Given the limited space of the café, bookings for tables of two and four have given way to long tables, democratically bunching people together – some of whom know each other, some of whom are complete strangers. This, in itself, has become part of the fun of the evenings, Thiele and Buote say.
“People have been enjoying the experience so much they’ve been pre-buying tickets without knowing who the artist is,” said Thiele.
“A lot of times they’d be up front paying for the evening and they’d say ‘put us down for the next one,’” Buote added.
It’s led them to take steps to avoid selling out too far ahead, they said, agreeing that they don’t want the evenings to become “an exclusive social club.”

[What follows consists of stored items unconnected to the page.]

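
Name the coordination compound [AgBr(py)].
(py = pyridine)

There is no counter-ion, so the complex is neutral overall.
Ligand charges: 1×pyridine (neutral), 1×bromo (-1 each); total -1. So Ag + (-1) = 0, giving Ag = +1.
Ligands are named alphabetically: bromo before pyridine.

bromo(pyridine)silver(I)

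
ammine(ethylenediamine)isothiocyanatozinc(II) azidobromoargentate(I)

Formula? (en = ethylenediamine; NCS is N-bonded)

Cation [Zn…]: ligand charges -1, Zn(II) ⇒ ion charge 1+.
Anion [Ag…]: ligand charges -2, Ag(I) ⇒ ion charge 1−.

[Zn(en)(NCS)(NH3)][AgBr(N3)]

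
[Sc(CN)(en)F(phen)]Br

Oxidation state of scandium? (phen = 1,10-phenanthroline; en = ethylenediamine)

+3

1 bromide outside the brackets (-1 each) → the complex ion is 1+.
Ligand charges: 1×CN = -1; 1×phen neutral; 1×F = -1; 1×en neutral; sum -2.
Sc + (-2) = 1+ ⇒ Sc is +3.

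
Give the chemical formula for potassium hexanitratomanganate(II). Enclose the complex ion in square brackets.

Ligands: 6 nitrato (NO3, -1). Ligand charge sum = -6.
With Mn in oxidation state +2, the complex ion is [Mn...]^4−.
Charge balance with potassium (+1) requires 1 complex ion per 4 potassium.

K4[Mn(NO3)6]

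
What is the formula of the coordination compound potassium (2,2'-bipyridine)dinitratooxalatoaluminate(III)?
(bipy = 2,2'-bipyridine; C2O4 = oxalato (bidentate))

K[Al(bipy)(C2O4)(NO3)2]

Ligands: 1 2,2'-bipyridine (bipy, neutral), 2 nitrato (NO3, -1), 1 oxalato (C2O4, -2). Ligand charge sum = -4.
With Al in oxidation state +3, the complex ion is [Al...]^1−.
Charge balance with potassium (+1) requires 1 complex ion per 1 potassium.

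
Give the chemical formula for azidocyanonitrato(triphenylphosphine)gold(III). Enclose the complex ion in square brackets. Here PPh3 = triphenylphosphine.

Ligands: 1 nitrato (NO3, -1), 1 triphenylphosphine (PPh3, neutral), 1 cyano (CN, -1), 1 azido (N3, -1). Ligand charge sum = -3.
With Au in oxidation state +3, the complex ion is [Au...].

[Au(CN)(N3)(NO3)(PPh3)]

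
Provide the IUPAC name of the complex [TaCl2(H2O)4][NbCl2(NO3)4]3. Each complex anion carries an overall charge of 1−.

tetraaquadichlorotantalum(V) dichlorotetranitratoniobate(V)

The complex anion is given as 1−; its ligand charges sum to -6, so Nb = +5.
With 3 anions per cation, the cation must be 3×1 = 3+.
Cation: ligand charges sum to -2; for the ion to be 3+, Ta = +5.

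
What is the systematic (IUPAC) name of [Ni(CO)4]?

tetracarbonylnickel(0)

There is no counter-ion, so the complex is neutral overall.
Ligand charges: 4×carbonyl (neutral); total 0. So Ni + (0) = 0, giving Ni = 0.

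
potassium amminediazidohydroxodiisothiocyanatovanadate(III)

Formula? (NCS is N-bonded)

K2[V(N3)2(NCS)2(NH3)(OH)]

Ligands: 2 azido (N3, -1), 1 ammine (NH3, neutral), 1 hydroxo (OH, -1), 2 isothiocyanato (NCS, -1). Ligand charge sum = -5.
With V in oxidation state +3, the complex ion is [V...]^2−.
Charge balance with potassium (+1) requires 1 complex ion per 2 potassium.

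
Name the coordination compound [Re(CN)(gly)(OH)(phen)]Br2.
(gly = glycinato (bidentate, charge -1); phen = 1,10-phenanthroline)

The 2 bromide counter-ions carry a total charge of -2, so each complex ion is 2+.
Ligand charges: 1×glycinato (-1 each), 1×cyano (-1 each), 1×1,10-phenanthroline (neutral), 1×hydroxo (-1 each); total -3. So Re + (-3) = 2+, giving Re = +5.
Ligands are named alphabetically: cyano before glycinato before hydroxo before phenanthroline.

cyano(glycinato)hydroxo(1,10-phenanthroline)rhenium(V) bromide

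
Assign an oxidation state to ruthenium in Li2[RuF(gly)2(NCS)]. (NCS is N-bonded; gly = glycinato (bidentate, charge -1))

2 lithium outside the brackets (+1 each) → the complex ion is 2−.
Ligand charges: 1×NCS = -1; 2×gly = -2; 1×F = -1; sum -4.
Ru + (-4) = 2− ⇒ Ru is +2.

+2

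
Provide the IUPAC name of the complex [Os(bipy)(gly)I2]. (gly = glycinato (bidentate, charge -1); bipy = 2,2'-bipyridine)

There is no counter-ion, so the complex is neutral overall.
Ligand charges: 1×glycinato (-1 each), 2×iodo (-1 each), 1×2,2'-bipyridine (neutral); total -3. So Os + (-3) = 0, giving Os = +3.
Ligands are named alphabetically: bipyridine before glycinato before iodo.

(2,2'-bipyridine)(glycinato)diiodoosmium(III)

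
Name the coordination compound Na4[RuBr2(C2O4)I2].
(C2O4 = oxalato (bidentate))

sodium dibromodiiodooxalatoruthenate(II)

The 4 sodium counter-ions carry a total charge of +4, so each complex ion is 4−.
Ligand charges: 1×oxalato (-2 each), 2×iodo (-1 each), 2×bromo (-1 each); total -6. So Ru + (-6) = 4−, giving Ru = +2.
Ligands are named alphabetically: bromo before iodo before oxalato.
The complex ion is anionic, so ruthenium takes the -ate form ruthenate(II).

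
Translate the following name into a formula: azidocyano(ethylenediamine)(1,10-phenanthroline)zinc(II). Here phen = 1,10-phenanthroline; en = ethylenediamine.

[Zn(CN)(en)(N3)(phen)]

Ligands: 1 1,10-phenanthroline (phen, neutral), 1 cyano (CN, -1), 1 ethylenediamine (en, neutral), 1 azido (N3, -1). Ligand charge sum = -2.
With Zn in oxidation state +2, the complex ion is [Zn...].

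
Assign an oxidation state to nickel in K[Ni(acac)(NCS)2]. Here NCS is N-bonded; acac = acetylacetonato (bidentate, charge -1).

1 potassium outside the brackets (+1 each) → the complex ion is 1−.
Ligand charges: 2×NCS = -2; 1×acac = -1; sum -3.
Ni + (-3) = 1− ⇒ Ni is +2.

+2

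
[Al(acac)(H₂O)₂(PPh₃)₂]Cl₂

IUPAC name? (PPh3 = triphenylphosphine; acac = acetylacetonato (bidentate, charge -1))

(acetylacetonato)diaquabis(triphenylphosphine)aluminium(III) chloride

The 2 chloride counter-ions carry a total charge of -2, so each complex ion is 2+.
Ligand charges: 2×aqua (neutral), 2×triphenylphosphine (neutral), 1×acetylacetonato (-1 each); total -1. So Al + (-1) = 2+, giving Al = +3.
Ligands are named alphabetically: acetylacetonato before aqua before triphenylphosphine.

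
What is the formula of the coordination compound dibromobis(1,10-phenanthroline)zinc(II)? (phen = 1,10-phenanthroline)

[ZnBr2(phen)2]

Ligands: 2 bromo (Br, -1), 2 1,10-phenanthroline (phen, neutral). Ligand charge sum = -2.
With Zn in oxidation state +2, the complex ion is [Zn...].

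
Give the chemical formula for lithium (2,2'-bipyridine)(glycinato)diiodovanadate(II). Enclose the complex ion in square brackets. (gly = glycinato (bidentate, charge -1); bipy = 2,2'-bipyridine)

Li[V(bipy)(gly)I2]

Ligands: 2 iodo (I, -1), 1 glycinato (gly, -1), 1 2,2'-bipyridine (bipy, neutral). Ligand charge sum = -3.
Charge balance with lithium (+1) requires 1 complex ion per 1 lithium.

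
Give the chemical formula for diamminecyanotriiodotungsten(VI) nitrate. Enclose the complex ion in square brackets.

[W(CN)I3(NH3)2](NO3)2

Ligands: 3 iodo (I, -1), 1 cyano (CN, -1), 2 ammine (NH3, neutral). Ligand charge sum = -4.
With W in oxidation state +6, the complex ion is [W...]^2+.
Charge balance with nitrate (-1) requires 1 complex ion per 2 nitrate.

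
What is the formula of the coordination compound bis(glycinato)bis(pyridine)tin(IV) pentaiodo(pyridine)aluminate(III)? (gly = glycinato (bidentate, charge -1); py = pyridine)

[Sn(gly)2(py)2][AlI5(py)]

Cation [Sn…]: ligand charges -2, Sn(IV) ⇒ ion charge 2+.
Anion [Al…]: ligand charges -5, Al(III) ⇒ ion charge 2−.
One 2+ cation balances one 2− anion.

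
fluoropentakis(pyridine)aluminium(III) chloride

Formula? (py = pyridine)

[AlF(py)5]Cl2

Ligands: 5 pyridine (py, neutral), 1 fluoro (F, -1). Ligand charge sum = -1.
With Al in oxidation state +3, the complex ion is [Al...]^2+.
Charge balance with chloride (-1) requires 1 complex ion per 2 chloride.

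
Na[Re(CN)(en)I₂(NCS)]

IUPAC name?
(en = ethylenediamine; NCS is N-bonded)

The 1 sodium counter-ion carries a total charge of +1, so each complex ion is 1−.
Ligand charges: 1×cyano (-1 each), 1×ethylenediamine (neutral), 1×isothiocyanato (-1 each), 2×iodo (-1 each); total -4. So Re + (-4) = 1−, giving Re = +3.
The complex ion is anionic, so rhenium takes the -ate form rhenate(III).

sodium cyano(ethylenediamine)diiodoisothiocyanatorhenate(III)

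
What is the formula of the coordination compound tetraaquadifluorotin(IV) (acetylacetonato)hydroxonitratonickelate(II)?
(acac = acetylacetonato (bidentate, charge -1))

[SnF2(H2O)4][Ni(acac)(NO3)(OH)]2

Cation [Sn…]: ligand charges -2, Sn(IV) ⇒ ion charge 2+.
Anion [Ni…]: ligand charges -3, Ni(II) ⇒ ion charge 1−.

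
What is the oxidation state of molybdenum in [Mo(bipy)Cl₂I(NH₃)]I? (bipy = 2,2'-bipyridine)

+4

1 iodide outside the brackets (-1 each) → the complex ion is 1+.
Ligand charges: 1×I = -1; 2×Cl = -2; 1×NH3 neutral; 1×bipy neutral; sum -3.
Mo + (-3) = 1+ ⇒ Mo is +4.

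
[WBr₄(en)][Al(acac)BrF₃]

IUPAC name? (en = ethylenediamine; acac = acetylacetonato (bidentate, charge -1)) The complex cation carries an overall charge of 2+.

Both ions are complex: the cation is named first with the plain metal name, the anion second with the -ate form; each ion's ligands are alphabetised independently.
The complex cation is given as 2+; its ligand charges sum to -4, so W = +6.
A 1:1 salt means the anion carries the equal and opposite charge, 2−.
Anion: ligand charges sum to -5; for the ion to be 2−, Al = +3.

tetrabromo(ethylenediamine)tungsten(VI) (acetylacetonato)bromotrifluoroaluminate(III)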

Even so, observed Schultz, “there are always new faces at every one.”
They’re taking another brave step on Aug. 4 with a special celebratory concert featuring Schultz’ own Mojo Zydeco.
How is the whole band going to fit the premises? New Orleans-style, Schultz said, pointing out that in a lot of establishments in the hometown of jazz and Zydeco, small venues take out their tables later in the evening to allow room for a band and a floor full of listeners/dancers.
“We’ve expanded our garden this year so we can have around 60 people,” Thiele said. “We’ll have a buffet set up in the restaurant and then, after dinner, we’ll get rid of the buffet and get the band set up – and then we’ll have a party.”
Adding to what should be a phenomenal atmosphere, there’s a rumour that New Orleans Zydeco and blues artist Bruce ‘Sunpie’ Barnes – previous collaborator with Mojo Zydeco, may be in town and available as a special guest.
“If he can make it, that would be amazing,” Schultz said.
The New Orleans influence is what originally led him to suggest the idea of the music series to Thiele and Buote, he recalls.
The Sunflower Café was a favourite breakfast spot for him and his late wife, Jane, reminding them of some of the eclectic little venues they loved in Louisiana.
“These places in New Orleans would usually have a piano and somebody playing it,” he said.
“The piano is out, here, but it’s the same idea of having music as part of the atmosphere.”